Je repose également une question-clé issue des réflexions de Mary-Clare Race : un poste de management est-il la seule évolution possible pour les personnes performantes à leur taf ? Et par extension, est-ce qu’il n’y a pas des personnes moins performantes qui auraient, en revanche, des qualités positives dans un rôle de management ?

Et je termine évidemment avec mon Colonel. Il alerte d’abord sur l’importance, pour les dirigeant·es, de ne pas se laisser berner par les rhétoriques des personnes au leadership toxique :

Toxic leaders will rationalize their behavior as necessary to get the job done, or as part of the time-honored command technique of coming into the unit hard because it is easier to ease off than to tighten up.

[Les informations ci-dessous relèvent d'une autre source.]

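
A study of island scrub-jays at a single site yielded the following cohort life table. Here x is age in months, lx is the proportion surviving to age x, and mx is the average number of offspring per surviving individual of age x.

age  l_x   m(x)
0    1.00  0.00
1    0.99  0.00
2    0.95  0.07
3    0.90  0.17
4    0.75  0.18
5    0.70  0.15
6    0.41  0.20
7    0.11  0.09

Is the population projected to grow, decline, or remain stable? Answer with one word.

R0 = Σ lx·mx = 0 + 0 + 0.0665 + 0.153 + 0.135 + 0.105 + 0.082 + 0.0099 = 0.5514
R0 < 1, so the population is declining.

declining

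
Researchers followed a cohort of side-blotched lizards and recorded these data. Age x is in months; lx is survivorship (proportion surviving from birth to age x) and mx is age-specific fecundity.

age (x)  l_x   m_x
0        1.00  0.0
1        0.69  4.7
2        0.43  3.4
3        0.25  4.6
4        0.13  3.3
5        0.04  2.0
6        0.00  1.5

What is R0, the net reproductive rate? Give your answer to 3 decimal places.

lx·mx by age: 0, 3.243, 1.462, 1.15, 0.429, 0.08, 0
R0 = Σ lx·mx = 6.364 → 6.364

6.364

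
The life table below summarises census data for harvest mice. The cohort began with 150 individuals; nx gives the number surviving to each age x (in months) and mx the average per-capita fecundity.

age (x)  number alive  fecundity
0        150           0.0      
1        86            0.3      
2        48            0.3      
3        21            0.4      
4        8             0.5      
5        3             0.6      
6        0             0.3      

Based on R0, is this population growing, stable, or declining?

lx = nx/n0 = nx/150: 1, 0.57333…, 0.32, 0.14, 0.05333…, 0.02, 0
R0 = Σ lx·mx = 0 + 0.172… + 0.096 + 0.056 + 0.026667… + 0.012 + 0 = 0.362667…
R0 < 1, so the population is declining.

declining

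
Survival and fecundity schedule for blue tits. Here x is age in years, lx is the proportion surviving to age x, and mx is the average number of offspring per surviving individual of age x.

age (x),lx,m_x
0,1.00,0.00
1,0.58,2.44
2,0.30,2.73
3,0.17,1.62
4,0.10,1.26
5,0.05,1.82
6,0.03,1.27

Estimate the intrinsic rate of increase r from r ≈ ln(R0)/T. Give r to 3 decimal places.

R0 = Σ lx·mx = 0 + 1.4152 + 0.819 + 0.2754 + 0.126 + 0.091 + 0.0381 = 2.7647
Σ x·lx·mx = 5.067; T = 5.067/2.7647 = 1.83275…
r ≈ ln(R0)/T = ln(2.7647)/1.83275… = 0.55487… → 0.555

0.555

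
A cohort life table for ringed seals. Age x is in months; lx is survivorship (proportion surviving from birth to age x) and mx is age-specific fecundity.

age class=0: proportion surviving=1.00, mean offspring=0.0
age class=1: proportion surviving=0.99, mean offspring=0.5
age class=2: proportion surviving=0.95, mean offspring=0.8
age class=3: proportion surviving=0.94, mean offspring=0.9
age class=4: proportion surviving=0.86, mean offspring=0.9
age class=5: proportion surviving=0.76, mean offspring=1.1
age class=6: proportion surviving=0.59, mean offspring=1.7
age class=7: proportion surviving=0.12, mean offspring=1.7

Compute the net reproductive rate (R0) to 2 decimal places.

lx·mx by age: 0, 0.495, 0.76, 0.846, 0.774, 0.836, 1.003, 0.204
R0 = Σ lx·mx = 4.918 → 4.92

4.92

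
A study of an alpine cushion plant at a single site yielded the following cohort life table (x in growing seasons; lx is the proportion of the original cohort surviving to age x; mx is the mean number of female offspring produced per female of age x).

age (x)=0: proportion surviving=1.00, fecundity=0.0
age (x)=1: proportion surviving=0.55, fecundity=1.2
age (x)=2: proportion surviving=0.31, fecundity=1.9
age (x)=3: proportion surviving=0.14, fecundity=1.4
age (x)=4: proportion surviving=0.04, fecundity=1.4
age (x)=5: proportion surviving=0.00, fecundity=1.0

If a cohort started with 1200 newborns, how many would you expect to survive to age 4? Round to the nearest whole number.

Expected survivors = N0 · l_4 = 1200 × 0.04 = 48 → 48

48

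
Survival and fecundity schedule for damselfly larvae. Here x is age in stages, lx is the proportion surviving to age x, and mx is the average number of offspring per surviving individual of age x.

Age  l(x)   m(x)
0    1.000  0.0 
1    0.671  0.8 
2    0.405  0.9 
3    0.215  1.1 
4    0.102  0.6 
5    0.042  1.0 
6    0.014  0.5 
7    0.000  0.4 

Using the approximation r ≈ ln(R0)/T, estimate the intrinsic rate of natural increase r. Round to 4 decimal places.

0.1118

R0 = Σ lx·mx = 0 + 0.5368 + 0.3645 + 0.2365 + 0.0612 + 0.042 + 0.007 + 0 = 1.248
Σ x·lx·mx = 2.4721; T = 2.4721/1.248 = 1.98085…
r ≈ ln(R0)/T = ln(1.248)/1.98085… = 0.111842… → 0.1118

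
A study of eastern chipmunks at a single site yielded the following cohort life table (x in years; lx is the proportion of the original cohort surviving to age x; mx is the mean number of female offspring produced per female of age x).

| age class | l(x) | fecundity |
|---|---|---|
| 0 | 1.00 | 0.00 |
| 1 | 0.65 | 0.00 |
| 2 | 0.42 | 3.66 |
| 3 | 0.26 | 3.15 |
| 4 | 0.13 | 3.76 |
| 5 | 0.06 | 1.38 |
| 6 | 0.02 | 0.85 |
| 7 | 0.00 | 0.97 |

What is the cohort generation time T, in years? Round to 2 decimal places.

2.72

lx·mx: 0, 0, 1.5372, 0.819, 0.4888, 0.0828, 0.017, 0 → R0 = 2.9448
x·lx·mx: 0, 0, 3.0744, 2.457, 1.9552, 0.414, 0.102, 0 → Σ = 8.0026
T = 8.0026 / 2.9448 = 2.717536… → 2.72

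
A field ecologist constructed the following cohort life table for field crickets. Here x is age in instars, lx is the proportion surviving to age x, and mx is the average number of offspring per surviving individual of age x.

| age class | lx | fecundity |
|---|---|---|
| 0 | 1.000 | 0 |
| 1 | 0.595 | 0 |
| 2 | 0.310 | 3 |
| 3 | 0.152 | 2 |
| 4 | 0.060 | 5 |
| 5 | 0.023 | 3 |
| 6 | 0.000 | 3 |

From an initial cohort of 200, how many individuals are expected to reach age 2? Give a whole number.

62

Expected survivors = N0 · l_2 = 200 × 0.310 = 62 → 62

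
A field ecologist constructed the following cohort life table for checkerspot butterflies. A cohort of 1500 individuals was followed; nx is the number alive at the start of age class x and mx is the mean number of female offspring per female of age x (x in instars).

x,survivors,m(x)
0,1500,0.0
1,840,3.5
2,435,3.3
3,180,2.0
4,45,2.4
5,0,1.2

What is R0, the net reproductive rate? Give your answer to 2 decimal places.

3.23

lx = nx/n0 = nx/1500: 1, 0.56, 0.29, 0.12, 0.03, 0
lx·mx by age: 0, 1.96, 0.957, 0.24, 0.072, 0
R0 = Σ lx·mx = 3.229 → 3.23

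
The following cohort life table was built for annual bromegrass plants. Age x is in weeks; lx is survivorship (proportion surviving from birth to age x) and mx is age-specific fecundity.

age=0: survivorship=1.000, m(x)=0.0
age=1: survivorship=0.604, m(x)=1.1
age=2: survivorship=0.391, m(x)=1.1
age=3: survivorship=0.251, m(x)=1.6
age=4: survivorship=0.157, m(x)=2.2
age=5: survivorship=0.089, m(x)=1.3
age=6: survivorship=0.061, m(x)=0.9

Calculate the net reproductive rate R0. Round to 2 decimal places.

2.01

lx·mx by age: 0, 0.6644, 0.4301, 0.4016, 0.3454, 0.1157, 0.0549
R0 = Σ lx·mx = 2.0121 → 2.01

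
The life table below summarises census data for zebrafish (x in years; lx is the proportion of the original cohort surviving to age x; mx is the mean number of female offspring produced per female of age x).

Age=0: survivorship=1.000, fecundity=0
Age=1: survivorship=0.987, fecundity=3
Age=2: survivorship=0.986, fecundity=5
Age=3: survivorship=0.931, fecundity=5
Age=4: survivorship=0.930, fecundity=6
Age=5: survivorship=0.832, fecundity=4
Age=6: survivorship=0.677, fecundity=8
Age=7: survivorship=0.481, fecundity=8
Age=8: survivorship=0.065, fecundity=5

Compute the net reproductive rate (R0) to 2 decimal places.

31.04

lx·mx by age: 0, 2.961, 4.93, 4.655, 5.58, 3.328, 5.416, 3.848, 0.325
R0 = Σ lx·mx = 31.043 → 31.04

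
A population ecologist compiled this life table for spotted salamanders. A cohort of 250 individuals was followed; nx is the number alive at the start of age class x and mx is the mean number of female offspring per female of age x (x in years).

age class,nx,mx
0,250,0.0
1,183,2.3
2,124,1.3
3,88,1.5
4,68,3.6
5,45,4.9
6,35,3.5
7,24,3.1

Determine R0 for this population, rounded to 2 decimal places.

lx = nx/n0 = nx/250: 1, 0.732, 0.496, 0.352, 0.272, 0.18, 0.14, 0.096
lx·mx by age: 0, 1.6836, 0.6448, 0.528, 0.9792, 0.882, 0.49, 0.2976
R0 = Σ lx·mx = 5.5052 → 5.51

5.51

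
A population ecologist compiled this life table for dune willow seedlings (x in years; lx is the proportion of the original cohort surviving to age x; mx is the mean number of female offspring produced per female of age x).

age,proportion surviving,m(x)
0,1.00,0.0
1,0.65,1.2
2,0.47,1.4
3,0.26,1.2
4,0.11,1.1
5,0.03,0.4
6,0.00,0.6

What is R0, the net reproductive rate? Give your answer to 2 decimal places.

1.88

lx·mx by age: 0, 0.78, 0.658, 0.312, 0.121, 0.012, 0
R0 = Σ lx·mx = 1.883 → 1.88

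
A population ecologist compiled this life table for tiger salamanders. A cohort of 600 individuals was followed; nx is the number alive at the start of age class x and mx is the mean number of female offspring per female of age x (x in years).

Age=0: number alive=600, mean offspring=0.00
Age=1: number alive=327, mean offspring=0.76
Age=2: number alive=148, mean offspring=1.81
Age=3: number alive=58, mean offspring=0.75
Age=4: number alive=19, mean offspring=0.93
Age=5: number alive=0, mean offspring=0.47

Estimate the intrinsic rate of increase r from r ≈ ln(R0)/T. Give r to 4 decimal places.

lx = nx/n0 = nx/600: 1, 0.545, 0.24667…, 0.09667…, 0.03167…, 0
R0 = Σ lx·mx = 0 + 0.4142 + 0.44647… + 0.0725… + 0.02945… + 0 = 0.962617…
Σ x·lx·mx = 1.642433…; T = 1.642433…/0.962617… = 1.70622…
r ≈ ln(R0)/T = ln(0.962617…)/1.70622… = -0.02233… → -0.0223

-0.0223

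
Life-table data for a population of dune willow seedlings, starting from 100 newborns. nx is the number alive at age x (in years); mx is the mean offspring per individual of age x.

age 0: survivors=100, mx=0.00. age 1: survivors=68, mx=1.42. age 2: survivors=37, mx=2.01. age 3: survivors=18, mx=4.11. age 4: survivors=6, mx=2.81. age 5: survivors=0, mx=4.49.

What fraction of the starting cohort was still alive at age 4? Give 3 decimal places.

0.060

l_4 = n_4/n_0 = 6/100 = 0.06 → 0.060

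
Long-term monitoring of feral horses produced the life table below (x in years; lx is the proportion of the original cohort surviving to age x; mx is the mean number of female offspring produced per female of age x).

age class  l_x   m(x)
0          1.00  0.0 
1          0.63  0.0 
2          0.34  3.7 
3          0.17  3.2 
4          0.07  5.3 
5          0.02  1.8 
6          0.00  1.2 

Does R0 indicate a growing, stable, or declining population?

R0 = Σ lx·mx = 0 + 0 + 1.258 + 0.544 + 0.371 + 0.036 + 0 = 2.209
R0 > 1, so the population is growing.

growing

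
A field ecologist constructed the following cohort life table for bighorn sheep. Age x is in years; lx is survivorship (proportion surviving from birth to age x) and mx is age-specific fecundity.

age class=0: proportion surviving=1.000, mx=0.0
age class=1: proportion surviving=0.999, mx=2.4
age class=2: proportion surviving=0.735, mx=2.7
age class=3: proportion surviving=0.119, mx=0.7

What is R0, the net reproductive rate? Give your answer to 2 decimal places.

lx·mx by age: 0, 2.3976, 1.9845, 0.0833
R0 = Σ lx·mx = 4.4654 → 4.47

4.47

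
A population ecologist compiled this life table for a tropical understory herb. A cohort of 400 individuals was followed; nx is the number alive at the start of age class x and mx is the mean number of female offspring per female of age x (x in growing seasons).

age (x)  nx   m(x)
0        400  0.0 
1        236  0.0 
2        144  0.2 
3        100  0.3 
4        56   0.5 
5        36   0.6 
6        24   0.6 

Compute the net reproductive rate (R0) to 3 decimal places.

lx = nx/n0 = nx/400: 1, 0.59, 0.36, 0.25, 0.14, 0.09, 0.06
lx·mx by age: 0, 0, 0.072, 0.075, 0.07, 0.054, 0.036
R0 = Σ lx·mx = 0.307 → 0.307

0.307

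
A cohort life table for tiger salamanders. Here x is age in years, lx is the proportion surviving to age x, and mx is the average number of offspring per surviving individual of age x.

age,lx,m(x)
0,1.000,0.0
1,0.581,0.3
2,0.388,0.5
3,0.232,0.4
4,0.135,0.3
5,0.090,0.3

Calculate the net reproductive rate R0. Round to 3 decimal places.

lx·mx by age: 0, 0.1743, 0.194, 0.0928, 0.0405, 0.027
R0 = Σ lx·mx = 0.5286 → 0.529

0.529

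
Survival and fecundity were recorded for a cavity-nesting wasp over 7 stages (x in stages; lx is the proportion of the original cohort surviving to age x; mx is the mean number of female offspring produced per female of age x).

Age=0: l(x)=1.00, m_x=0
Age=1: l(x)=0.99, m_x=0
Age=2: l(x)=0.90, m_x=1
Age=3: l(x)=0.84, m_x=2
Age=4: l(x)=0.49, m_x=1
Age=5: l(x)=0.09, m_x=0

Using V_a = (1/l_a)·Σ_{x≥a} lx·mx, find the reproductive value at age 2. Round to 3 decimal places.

lx·mx for x ≥ 2: 0.9, 1.68, 0.49, 0 → sum = 3.07
V_2 = 3.07 / l_2 = 3.07 / 0.9 = 3.411111… → 3.411

3.411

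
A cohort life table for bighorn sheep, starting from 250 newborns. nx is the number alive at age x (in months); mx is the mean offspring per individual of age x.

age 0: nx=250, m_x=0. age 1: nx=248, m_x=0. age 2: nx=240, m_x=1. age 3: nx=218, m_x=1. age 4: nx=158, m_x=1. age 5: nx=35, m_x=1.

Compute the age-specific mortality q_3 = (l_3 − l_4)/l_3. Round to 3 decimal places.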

Il insiste aussi sur l’importance de l’auto-analyse, et de la réflexion sur les structures et les process de promotion et d’évaluation :

What we must ask is, to what extent do variables, such as promotion and command selection systems, military education, performance metrics, personal- ity type, and organizational culture, permit the exist- ence of toxic leaders who seem to prosper, and what are we willing to do to solve the problem?

Il parle ensuite de mesures concrètes, appuyées par son étude auprès des soldats : poser la question franchement en entretien de départ (“Have you considered leaving the Army because of your supervisor’s leadership style?”), mettre en place des évaluations à 360… mais aussi et surtout, formaliser et appliquer clairement une culture saine, venant d’en haut.

Voilà, tout ce que j’ai à ajouter, c’est intoxicate me now, with your lovin' now, I think I'm ready now.

Ah non attendez, un dernier truc. Mon ancien boss a créé ce site, qui n’est plus actualisé depuis un an mais qui regroupe une mine d’or de témoignages de personnes qui ont vécu des situations toxiques au travail. Ça vaut le coup d’être lu, c’est vraiment bien.